Audi TTS 2009
Par Benjamin Cyr
Beaucoup plus que l'ajout d'une simple lettre
On ne peut évaluer une Audi TT sans parler de son design. Cette deuxième génération de l’Audi TT est une réussite totale du point de vue esthétique. La voiture se démarque vraiment de toute autre carrosserie, tout comme l’était la première génération dévoilée en 1998. Par contre, même si les performances sont bonnes, il reste que la TT ne peut soutenir la cadence des Porsche Boxster/Cayman et BMW Coupé M. Tel que nous l’avons constaté lors de nos essais de la version 2.0 et 3.2, cette Audi offre une tenue de route de haut niveau avec sa suspension magnétique et son système Quattro, et reste tout de même confortable.
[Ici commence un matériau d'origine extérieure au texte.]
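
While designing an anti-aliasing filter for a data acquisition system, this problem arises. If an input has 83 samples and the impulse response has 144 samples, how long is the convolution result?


Linear convolution output length:
L = N + M - 1
  = 83 + 144 - 1
  = 226 samples

226


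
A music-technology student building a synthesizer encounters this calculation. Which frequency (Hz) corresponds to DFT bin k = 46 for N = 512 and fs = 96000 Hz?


Frequency of DFT bin k:
f_k = k * fs / N
    = 46 * 96000 / 512
    = 4416000 / 512
    = 8625.0 Hz

8625.0 Hz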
Malgré plusieurs points positifs, la TT ne peut tout de même pas être considérée comme une pure voiture sport, contrairement à ses rivales.
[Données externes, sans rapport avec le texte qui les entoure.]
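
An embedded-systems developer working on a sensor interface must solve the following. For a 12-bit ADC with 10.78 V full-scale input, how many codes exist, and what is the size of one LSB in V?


Step 1 — number of quantization levels:
L = 2^N = 2^12 = 4096

Step 2 — LSB step size:
delta = Vfs / L
      = 10.78 / 4096
      = 0.00263184 V

Levels = 4096; step size = 0.00263184 V


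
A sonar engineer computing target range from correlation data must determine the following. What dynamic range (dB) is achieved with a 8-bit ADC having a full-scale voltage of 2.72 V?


Dynamic range from full-scale to LSB:
V_min = V_max / 2^bits = 2.72 / 2^8
DR = 20 * log10(V_max / V_min)
   = 20 * log10(2^8)
   = 20 * 8 * log10(2)
   = 48.16 dB

48.16 dB


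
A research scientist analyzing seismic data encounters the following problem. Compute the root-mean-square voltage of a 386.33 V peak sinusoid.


RMS voltage for a sinusoidal waveform:
V_rms = V_peak / sqrt(2)
      = 386.33 / 1.414214
      = 273.177 V

273.177 V


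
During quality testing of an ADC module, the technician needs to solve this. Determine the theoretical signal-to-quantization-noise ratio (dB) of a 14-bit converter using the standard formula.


Theoretical SNR for a full-scale sinusoid:
SNR = 6.02 * N + 1.76
    = 6.02 * 14 + 1.76
    = 84.28 + 1.76
    = 86.04 dB

86.04 dB


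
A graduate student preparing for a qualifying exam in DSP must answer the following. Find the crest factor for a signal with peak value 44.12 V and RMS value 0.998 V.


Crest factor is the ratio of peak to RMS:
CF = V_peak / V_rms
   = 44.12 / 0.998
   = 44.2084

44.2084


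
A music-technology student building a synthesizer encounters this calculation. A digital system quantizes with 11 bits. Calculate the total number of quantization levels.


Number of quantization levels = 2^N
= 2^11
= 2048

2048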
Pour 2009, Audi offre dorénavant une troisième version de la TT, que l’on prétend être en mesure de tenir la comparaison en terme de performance avec ce qui se fait de mieux dans le marché. Cette TTS utilise le petit moteur 2,0 litres turbo afin de produire 265 ch et 258 lb-pi. Ces chiffres sont plus élevés que ce que produit le 6 cylindres. Surprenant! Ceci est réalisé en ajoutant l’injection directe, en augmentant la pression du turbo à 17,4 psi et en modifiant plusieurs éléments internes du moteur. Quant à la transmission, la seule offerte en Amérique est la boîte S-tronic à double embrayage. L’efficacité de ces changements est rapidement observable lors des accélérations. Sur le 0-100 km/h, nos appareils de mesure ont enregistré un excellent temps de 5,4 sec, grâce à une imprenable traction au départ, à la rapidité des changements de rapport (0,2 seconde) et au mode « décollage » de la boîte S-tronic. Notons la symphonie de l’échappement qui pétarade réellement entre chacun des six rapports. Les reprises sont elles aussi bien soutenues, à condition de faire révolutionner le moteur au-delà de 2500 trs/min. D’ailleurs, le seul point négatif que je peux noter au niveau de la motorisation concerne justement cet aspect que l’on nomme en anglais Turbo lag (temps de réponse). Les modifications apportées au 2.0T améliorent définitivement le rendement de celui-ci mais ce n’est plus aussi fluide qu’avec la version standard de 200 ch.
Essai-auto a aimé :
- la sonorité de l’échappement;
- la stabilité à toute épreuve;
- la possibilité d’utiliser la voiture toute l’année;
- la fantastique boîte S-tronic;
- la superbe carrosserie;
- la suspension magnétique;
- les performances générales de haut niveau.
Essai-auto a moins aimé :
- le sous virage occasionnel lorsque poussé à la limite;
- le temps de réponse du turbo sous les 2500 trs/min (turbo lag);
- le coffre plutôt symbolique;
- l’impossibilité d’opter pour une transmission manuelle.